C’est important car je m'attends à ce que les les disputes qui surviendront à l'avenir seront liées aux pouvoirs du Conseil de Ministres, présidé par Tsvangirai, et à ceux du Cabinet, présidé par Mugabe. Tsvangirai, d'ici peu, constatera que des décisions prises par le Conseil seront refusées ou même ignorées par le Cabinet si elles ne sont pas en conformité avec la politique et la « vision » de Mugabe. Légalement, Mugabe aura des arguments pour refuser les décisions du Conseil parce que, comme nous l'avons vu aujourd'hui,  le Conseil des Ministres n'est pas l'égal du Cabinet. Tsvangirai a cherché à faire croire aux gens qu'il l'est, juste comme il cherche toujours à faire croire que ce gouvernement est un gouvernement de deux ans, alors qu’en fait, Mugabe est très clair et a même déclaré face à Tsvangirai que c'est un gouvernement de cinq ans, par lequel Mugabe cherche à effectuer son «mandat», provenant de la mascarade d'élection présidentielle du 27 juin.

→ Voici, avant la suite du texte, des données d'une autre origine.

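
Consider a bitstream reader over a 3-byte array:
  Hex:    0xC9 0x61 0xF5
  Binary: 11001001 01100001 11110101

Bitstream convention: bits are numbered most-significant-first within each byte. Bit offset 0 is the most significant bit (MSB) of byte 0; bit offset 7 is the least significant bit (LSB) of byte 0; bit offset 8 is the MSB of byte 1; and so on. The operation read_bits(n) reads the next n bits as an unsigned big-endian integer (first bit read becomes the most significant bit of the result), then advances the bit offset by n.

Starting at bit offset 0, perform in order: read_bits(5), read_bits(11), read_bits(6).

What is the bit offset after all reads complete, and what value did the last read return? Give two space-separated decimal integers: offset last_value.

Read 1: bits[0:5] width=5 -> value=25 (bin 11001); offset now 5 = byte 0 bit 5; 19 bits remain
Read 2: bits[5:16] width=11 -> value=353 (bin 00101100001); offset now 16 = byte 2 bit 0; 8 bits remain
Read 3: bits[16:22] width=6 -> value=61 (bin 111101); offset now 22 = byte 2 bit 6; 2 bits remain

Answer: 22 61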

Denfor se demande pourquoi les supporteurs de Morgan Tsvangirai n’étaient pas présent pendant l'événement :

Ce que j'ai trouvé surprenant, c'est que les supporteurs de Tsvangirai sur le continent africain ne se sont pas montrés à l'intronisation. Khama, du Botswana, était invisible. Comme  Jakaya Kikwete, président de la Tanzanie, que les médias d'Etat ont commencé à critiquer dernièrement pour ses liens supposément étroits avec le leader de l'opposition. Le Président Wade du Senegal, qui est aussi un supporteur de Tsvangirai, était lui aussi absent. Mais c'était quand même un beau jour.

Il faudra aussi prêter attention à la prestation de serment des ministres pour voir où se situe le vrai pouvoir. Denford continue :

Vendredi, les ministres prêteront serment. Il sera intéressant de voir qui les assermentera : Mugabe ou Tsvangirai. Si c'est Mugabe, comme je m'y attends totalement, puisqu'il est celui qui préside le cabinet, alors, il sera finalement confirmé que Tsvangirai est traité constitutionnellement comme le Premier ministre et rien de plus. Naturellement, personne ne va prêter serment avant de servir le Conseil de Ministres (présidé par Tsvangirai), parce que c'est un corps d'état qui rapportera au Cabinet, c'est comme un sous-comité.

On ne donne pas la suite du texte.